Six oil workers and one police officer were killed just about two weeks ago in an ambush in Imo.
Mr Uzodinma told reporters at the Presidential Villa that the killings in the country persist because those perpetuating it receive encouragement from others, mostly the political leaders.
He called on Nigerian leaders to protect the nation’s interest, respect the rule of law, and condemn criminal activities.
“It is condemnable that people kill human beings these days as if they are killing rams,” the governor said.
‘IPOB not a government in Imo’
Mr Uzodinma said he came to brief Mr Buhari on the security situation in Imo.
Despite the mounting killings in the state, the governor said Imo was “relatively very calm now.”
“People are going about their businesses without any molestation. The security agencies have risen to the occasion. And the new Imo is bubbling,” he said.
Mr Uzodinma also spoke on the sit-at-home order by IPOB, saying the order had not been obeyed in Imo.
“Most people in Imo are businessmen and women who depend on their daily activities and income to feed their families.
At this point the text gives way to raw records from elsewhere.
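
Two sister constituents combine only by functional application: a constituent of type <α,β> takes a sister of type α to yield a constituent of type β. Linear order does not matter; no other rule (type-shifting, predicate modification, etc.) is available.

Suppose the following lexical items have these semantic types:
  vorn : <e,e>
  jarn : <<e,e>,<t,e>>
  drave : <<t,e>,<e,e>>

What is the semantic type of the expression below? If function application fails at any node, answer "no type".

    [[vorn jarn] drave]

<e,e>

[vorn jarn]: jarn is <<e,e>,<t,e>>, vorn is <e,e>; result <t,e>.
[[vorn jarn] drave]: drave is <<t,e>,<e,e>>, [vorn jarn] is <t,e>; result <e,e>.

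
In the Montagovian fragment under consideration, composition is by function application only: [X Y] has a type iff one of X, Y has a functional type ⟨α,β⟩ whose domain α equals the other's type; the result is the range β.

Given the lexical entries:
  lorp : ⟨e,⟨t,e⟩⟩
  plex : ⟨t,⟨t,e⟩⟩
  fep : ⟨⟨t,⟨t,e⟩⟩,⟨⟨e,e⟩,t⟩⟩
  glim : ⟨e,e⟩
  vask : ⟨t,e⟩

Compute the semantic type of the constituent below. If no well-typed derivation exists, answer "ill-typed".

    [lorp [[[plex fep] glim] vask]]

At [plex fep], fep : ⟨⟨t,⟨t,e⟩⟩,⟨⟨e,e⟩,t⟩⟩ takes plex : ⟨t,⟨t,e⟩⟩, giving ⟨⟨e,e⟩,t⟩.
At [[plex fep] glim], [plex fep] : ⟨⟨e,e⟩,t⟩ takes glim : ⟨e,e⟩, giving t.
At [[[plex fep] glim] vask], vask : ⟨t,e⟩ takes [[plex fep] glim] : t, giving e.
At [lorp [[[plex fep] glim] vask]], lorp : ⟨e,⟨t,e⟩⟩ takes [[[plex fep] glim] vask] : e, giving ⟨t,e⟩.

⟨t,e⟩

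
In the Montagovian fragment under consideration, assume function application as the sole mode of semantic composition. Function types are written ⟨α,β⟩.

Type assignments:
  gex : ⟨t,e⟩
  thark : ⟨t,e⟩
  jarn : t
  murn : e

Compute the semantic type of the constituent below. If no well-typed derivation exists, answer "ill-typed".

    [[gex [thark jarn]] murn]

ill-typed

At [thark jarn], thark : ⟨t,e⟩ takes jarn : t, giving e.
At [gex [thark jarn]]: neither ⟨t,e⟩ nor e can take the other as argument; the node is ill-typed.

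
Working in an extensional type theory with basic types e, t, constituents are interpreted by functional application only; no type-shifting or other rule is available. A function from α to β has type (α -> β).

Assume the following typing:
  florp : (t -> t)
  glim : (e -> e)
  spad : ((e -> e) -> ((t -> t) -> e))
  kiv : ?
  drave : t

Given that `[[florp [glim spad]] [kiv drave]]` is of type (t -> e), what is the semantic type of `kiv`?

(t -> (e -> (t -> e)))

For [[florp [glim spad]] [kiv drave]] to have type (t -> e) with [florp [glim spad]] of type e, [kiv drave] must be the function: [kiv drave] : (e -> (t -> e)).
For [kiv drave] to have type (e -> (t -> e)) with drave of type t, kiv must be the function: kiv : (t -> (e -> (t -> e))).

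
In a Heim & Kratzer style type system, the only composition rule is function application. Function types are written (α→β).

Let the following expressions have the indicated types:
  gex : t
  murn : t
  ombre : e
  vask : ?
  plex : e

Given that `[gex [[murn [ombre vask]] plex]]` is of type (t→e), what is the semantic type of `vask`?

At [gex [[murn [ombre vask]] plex]] (required: (t→e)): gex is t, which is not a function with range (t→e); hence [[murn [ombre vask]] plex] is the functor — type (t→(t→e)).
At [[murn [ombre vask]] plex] (required: (t→(t→e))): plex is e, which is not a function with range (t→(t→e)); hence [murn [ombre vask]] is the functor — type (e→(t→(t→e))).
At [murn [ombre vask]] (required: (e→(t→(t→e)))): murn is t, which is not a function with range (e→(t→(t→e))); hence [ombre vask] is the functor — type (t→(e→(t→(t→e)))).
At [ombre vask] (required: (t→(e→(t→(t→e))))): ombre is e, which is not a function with range (t→(e→(t→(t→e)))); hence vask is the functor — type (e→(t→(e→(t→(t→e))))).

(e→(t→(e→(t→(t→e)))))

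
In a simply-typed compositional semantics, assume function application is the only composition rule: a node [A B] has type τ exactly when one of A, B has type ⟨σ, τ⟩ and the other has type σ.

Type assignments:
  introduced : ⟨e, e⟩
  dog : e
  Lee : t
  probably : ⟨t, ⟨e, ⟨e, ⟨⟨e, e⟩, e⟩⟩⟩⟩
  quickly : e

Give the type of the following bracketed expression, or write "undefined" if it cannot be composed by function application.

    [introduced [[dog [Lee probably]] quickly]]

At [Lee probably], probably : ⟨t, ⟨e, ⟨e, ⟨⟨e, e⟩, e⟩⟩⟩⟩ takes Lee : t, giving ⟨e, ⟨e, ⟨⟨e, e⟩, e⟩⟩⟩.
At [dog [Lee probably]], [Lee probably] : ⟨e, ⟨e, ⟨⟨e, e⟩, e⟩⟩⟩ takes dog : e, giving ⟨e, ⟨⟨e, e⟩, e⟩⟩.
At [[dog [Lee probably]] quickly], [dog [Lee probably]] : ⟨e, ⟨⟨e, e⟩, e⟩⟩ takes quickly : e, giving ⟨⟨e, e⟩, e⟩.
At [introduced [[dog [Lee probably]] quickly]], [[dog [Lee probably]] quickly] : ⟨⟨e, e⟩, e⟩ takes introduced : ⟨e, e⟩, giving e.

e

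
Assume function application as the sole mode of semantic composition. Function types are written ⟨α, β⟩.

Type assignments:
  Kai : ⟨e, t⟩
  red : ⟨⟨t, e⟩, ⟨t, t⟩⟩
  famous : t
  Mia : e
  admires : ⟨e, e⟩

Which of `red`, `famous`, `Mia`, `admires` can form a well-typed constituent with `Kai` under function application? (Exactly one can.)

red : ⟨⟨t, e⟩, ⟨t, t⟩⟩ — Kai needs e; red needs ⟨t, e⟩; neither fits.
famous : t — Kai needs e; famous needs nothing (atomic); neither fits.
Mia — combines: Kai : ⟨e, t⟩ takes Mia : e as argument, giving t.
admires : ⟨e, e⟩ — Kai needs e; admires needs e; neither fits.

Mia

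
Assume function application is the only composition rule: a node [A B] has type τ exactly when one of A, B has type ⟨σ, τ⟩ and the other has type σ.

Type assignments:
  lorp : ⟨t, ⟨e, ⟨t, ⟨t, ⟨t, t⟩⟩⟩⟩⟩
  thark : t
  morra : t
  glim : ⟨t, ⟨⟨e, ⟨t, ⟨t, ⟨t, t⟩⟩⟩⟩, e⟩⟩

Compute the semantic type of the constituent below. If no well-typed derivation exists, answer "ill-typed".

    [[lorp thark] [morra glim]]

e

At [lorp thark], lorp : ⟨t, ⟨e, ⟨t, ⟨t, ⟨t, t⟩⟩⟩⟩⟩ takes thark : t, giving ⟨e, ⟨t, ⟨t, ⟨t, t⟩⟩⟩⟩.
At [morra glim], glim : ⟨t, ⟨⟨e, ⟨t, ⟨t, ⟨t, t⟩⟩⟩⟩, e⟩⟩ takes morra : t, giving ⟨⟨e, ⟨t, ⟨t, ⟨t, t⟩⟩⟩⟩, e⟩.
At [[lorp thark] [morra glim]], [morra glim] : ⟨⟨e, ⟨t, ⟨t, ⟨t, t⟩⟩⟩⟩, e⟩ takes [lorp thark] : ⟨e, ⟨t, ⟨t, ⟨t, t⟩⟩⟩⟩, giving e.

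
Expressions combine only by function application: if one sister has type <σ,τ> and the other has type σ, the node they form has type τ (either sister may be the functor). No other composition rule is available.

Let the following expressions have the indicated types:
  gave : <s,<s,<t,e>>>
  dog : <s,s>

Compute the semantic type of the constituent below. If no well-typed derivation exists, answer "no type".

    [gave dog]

no type

[gave dog]: <s,<s,<t,e>>> and <s,s> cannot combine by function application — type clash.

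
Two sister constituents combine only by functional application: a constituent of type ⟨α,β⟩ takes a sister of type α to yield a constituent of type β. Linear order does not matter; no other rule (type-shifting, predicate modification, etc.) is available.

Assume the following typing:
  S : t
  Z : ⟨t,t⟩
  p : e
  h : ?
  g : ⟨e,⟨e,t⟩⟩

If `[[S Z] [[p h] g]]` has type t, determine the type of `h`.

⟨e,⟨⟨e,⟨e,t⟩⟩,⟨t,t⟩⟩⟩

[[S Z] [[p h] g]] must have type t. The sister [S Z] has type t; that is not a function onto t, so [[p h] g] must be the functor, of type ⟨t,t⟩.
[[p h] g] must have type ⟨t,t⟩. The sister g has type ⟨e,⟨e,t⟩⟩; that is not a function onto ⟨t,t⟩, so [p h] must be the functor, of type ⟨⟨e,⟨e,t⟩⟩,⟨t,t⟩⟩.
[p h] must have type ⟨⟨e,⟨e,t⟩⟩,⟨t,t⟩⟩. The sister p has type e; that is not a function onto ⟨⟨e,⟨e,t⟩⟩,⟨t,t⟩⟩, so h must be the functor, of type ⟨e,⟨⟨e,⟨e,t⟩⟩,⟨t,t⟩⟩⟩.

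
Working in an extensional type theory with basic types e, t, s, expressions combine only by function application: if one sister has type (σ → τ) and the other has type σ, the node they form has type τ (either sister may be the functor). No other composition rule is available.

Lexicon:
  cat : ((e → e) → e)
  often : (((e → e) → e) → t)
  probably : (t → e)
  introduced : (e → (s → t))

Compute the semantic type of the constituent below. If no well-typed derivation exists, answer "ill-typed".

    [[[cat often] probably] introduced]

[cat often] — often of type (((e → e) → e) → t) combines with cat of type ((e → e) → e): type t.
[[cat often] probably] — probably of type (t → e) combines with [cat often] of type t: type e.
[[[cat often] probably] introduced] — introduced of type (e → (s → t)) combines with [[cat often] probably] of type e: type (s → t).

(s → t)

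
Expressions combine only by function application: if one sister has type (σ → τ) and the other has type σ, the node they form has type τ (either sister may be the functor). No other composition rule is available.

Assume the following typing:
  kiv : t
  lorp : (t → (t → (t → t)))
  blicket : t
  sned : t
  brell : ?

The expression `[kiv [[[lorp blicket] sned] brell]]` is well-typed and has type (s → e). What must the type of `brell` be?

For [kiv [[[lorp blicket] sned] brell]] to have type (s → e) with kiv of type t, [[[lorp blicket] sned] brell] must be the function: [[[lorp blicket] sned] brell] : (t → (s → e)).
For [[[lorp blicket] sned] brell] to have type (t → (s → e)) with [[lorp blicket] sned] of type (t → t), brell must be the function: brell : ((t → t) → (t → (s → e))).

((t → t) → (t → (s → e)))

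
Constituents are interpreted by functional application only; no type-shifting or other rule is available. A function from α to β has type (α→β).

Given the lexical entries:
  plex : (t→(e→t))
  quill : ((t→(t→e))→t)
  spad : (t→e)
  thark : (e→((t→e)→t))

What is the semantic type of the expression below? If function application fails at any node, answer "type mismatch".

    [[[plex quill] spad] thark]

type mismatch

At [plex quill]: neither (t→(e→t)) nor ((t→(t→e))→t) can take the other as argument; the node is ill-typed.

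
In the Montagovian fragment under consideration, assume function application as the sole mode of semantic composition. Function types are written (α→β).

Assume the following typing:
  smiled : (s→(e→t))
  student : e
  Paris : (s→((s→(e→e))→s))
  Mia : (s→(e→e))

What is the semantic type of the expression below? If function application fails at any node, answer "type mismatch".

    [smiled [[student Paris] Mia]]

[student Paris]: e with (s→((s→(e→e))→s)) — neither is a function whose domain matches the other; composition fails here.

type mismatch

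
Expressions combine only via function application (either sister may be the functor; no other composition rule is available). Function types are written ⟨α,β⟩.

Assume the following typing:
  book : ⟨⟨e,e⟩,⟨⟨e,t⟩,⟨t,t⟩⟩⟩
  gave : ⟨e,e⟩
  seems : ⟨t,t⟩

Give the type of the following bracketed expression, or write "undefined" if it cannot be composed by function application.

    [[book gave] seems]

At [book gave], book : ⟨⟨e,e⟩,⟨⟨e,t⟩,⟨t,t⟩⟩⟩ takes gave : ⟨e,e⟩, giving ⟨⟨e,t⟩,⟨t,t⟩⟩.
[[book gave] seems]: ⟨⟨e,t⟩,⟨t,t⟩⟩ and ⟨t,t⟩ cannot combine by function application — type clash.

undefined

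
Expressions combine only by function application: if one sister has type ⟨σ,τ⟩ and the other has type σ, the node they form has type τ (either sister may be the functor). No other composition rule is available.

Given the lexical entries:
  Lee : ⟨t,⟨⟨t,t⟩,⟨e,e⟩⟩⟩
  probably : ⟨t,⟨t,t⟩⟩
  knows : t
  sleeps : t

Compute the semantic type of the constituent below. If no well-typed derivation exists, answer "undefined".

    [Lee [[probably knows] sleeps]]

⟨⟨t,t⟩,⟨e,e⟩⟩

[probably knows] — probably of type ⟨t,⟨t,t⟩⟩ combines with knows of type t: type ⟨t,t⟩.
[[probably knows] sleeps] — [probably knows] of type ⟨t,t⟩ combines with sleeps of type t: type t.
[Lee [[probably knows] sleeps]] — Lee of type ⟨t,⟨⟨t,t⟩,⟨e,e⟩⟩⟩ combines with [[probably knows] sleeps] of type t: type ⟨⟨t,t⟩,⟨e,e⟩⟩.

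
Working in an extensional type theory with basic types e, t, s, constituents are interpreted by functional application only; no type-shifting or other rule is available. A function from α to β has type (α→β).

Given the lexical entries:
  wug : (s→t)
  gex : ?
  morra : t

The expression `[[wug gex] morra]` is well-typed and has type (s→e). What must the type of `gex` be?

((s→t)→(t→(s→e)))

[[wug gex] morra] must have type (s→e). The sister morra has type t; that is not a function onto (s→e), so [wug gex] must be the functor, of type (t→(s→e)).
[wug gex] must have type (t→(s→e)). The sister wug has type (s→t); that is not a function onto (t→(s→e)), so gex must be the functor, of type ((s→t)→(t→(s→e))).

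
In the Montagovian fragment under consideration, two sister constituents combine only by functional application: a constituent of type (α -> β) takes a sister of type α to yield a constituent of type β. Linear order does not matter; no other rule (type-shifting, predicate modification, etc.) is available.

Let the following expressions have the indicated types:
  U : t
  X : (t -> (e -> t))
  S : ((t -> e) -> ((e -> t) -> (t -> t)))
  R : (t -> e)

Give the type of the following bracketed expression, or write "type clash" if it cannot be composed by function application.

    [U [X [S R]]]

type clash

At [S R], S : ((t -> e) -> ((e -> t) -> (t -> t))) takes R : (t -> e), giving ((e -> t) -> (t -> t)).
[X [S R]]: (t -> (e -> t)) with ((e -> t) -> (t -> t)) — neither is a function whose domain matches the other; composition fails here.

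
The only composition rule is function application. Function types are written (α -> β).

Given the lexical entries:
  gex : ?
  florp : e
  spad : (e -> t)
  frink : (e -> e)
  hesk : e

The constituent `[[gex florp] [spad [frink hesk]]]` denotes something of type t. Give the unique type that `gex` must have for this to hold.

At [[gex florp] [spad [frink hesk]]] (required: t): [spad [frink hesk]] is t, which is not a function with range t; hence [gex florp] is the functor — type (t -> t).
At [gex florp] (required: (t -> t)): florp is e, which is not a function with range (t -> t); hence gex is the functor — type (e -> (t -> t)).

(e -> (t -> t))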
So they cannot afford to sit at home idle and allow hunger to ravage the state,” he said.
He said it is only the governor that is vested with the power to ask residents to stay at home. “IPOB is not a government in Imo State,” he added.
Mr Uzodinma said Imo, unlike other states in the south, does not have an anti-grazing law.
Herders and farmers in the state, according to him, had signed an MOU and have been living together in peace.
“I think with the political will and cooperation of people, particularly our traditional leaders, we have been able to, a reasonable extent, manage to control criminality, and illegality in Imo State,” the governor said.